Can the Coalition succeed? A response to David Marquand

Continuing OK's debate over the future of the Coalition.
Anthony Barnett
Anthony Barnett
17 August 2010

In his recent reflections on the Coalition, David Marquand argued three things but missed out one important factor. He expressed his strong doubts over whether Osborne's economic strategy would work but warned against easy leftist rhetoric suggesting the Coalition is evil as well as stupid in its approach. Second, he praised their 'Big Society" attack on statism and welcomed its implicit republicanism, despite its ambiguities. He saved his harshest words for third: both the Coalition and Labour want to return to "business as usual". What we need instead is a profound rethink of the terms of politics and consumption (and he recognises that here at OK we have been trying to start such a debate, see also the extract Tony Judt agreed we could run from his last book, and our two-front engagement with the central issue of gender equality and revolution and reform).

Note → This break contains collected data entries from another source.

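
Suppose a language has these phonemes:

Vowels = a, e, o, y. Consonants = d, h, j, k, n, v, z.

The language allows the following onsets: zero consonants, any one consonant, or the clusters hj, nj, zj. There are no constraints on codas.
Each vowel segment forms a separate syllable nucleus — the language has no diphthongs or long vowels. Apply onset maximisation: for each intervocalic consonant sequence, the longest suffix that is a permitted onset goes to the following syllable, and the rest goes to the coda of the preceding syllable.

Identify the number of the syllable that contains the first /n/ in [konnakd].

1

Nuclei (vowels): o, a → 2 syllables.
Between /o/ (V1) and /a/ (V2): /nn/ splits as /n/ + /n/ (/n/ is the longest suffix that is a licit onset).
Syllabification: kon.nakd.
The first /n/ is in the coda of syllable 1 (/kon/).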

But there is another, underlying aspect to British politics that the Coalition has to address. Democracies everywhere struggle with the influence of corporate power. But this has come to a head in an acute form in the UK where the traditional legitimacy of the governing class and its code of 'honour' has been undermined (causes: Iraq, the banks, the nature of the EU, etc) and was brought to a head by the expenses scandal. 

How the Coalition responds to this will be hugely important to its success. Will it be be perceived as honest? This question is woven into its economic policies, presented from the start with such catchwords as "fair" and "progressive". Is the 'Big Society' for real? Or is it misleading - in effect a camouflage of centralisation?

The underlying British legitimacy crisis means that the normal margin, usually very large, that permits governments to get away with trickery and hypocrisy, has narrowed. Politics has not 'returned to normal' which in post-imperial Britain was always arguably abnormal. Indeed, the real challenge is whether or not through its reform agenda the Lib Dems can lead the UK into a 'revolution of the normal' (as I suggested, ever hopeful, just before the election).

This goes much further than the extremely welcome rollback of the database state and the referendum. It links with the integrity of their economic strategy. It demands a politics for England as well as for a 'Big Society' free of any location. And, as you say, it also involves being honest about what a sustainable society means. While they remain wedded to the preservation of the British settlement, the Coalition is unlikely to succeed on any front and this needs to be added as a fourth element to Marquand's three-part approach.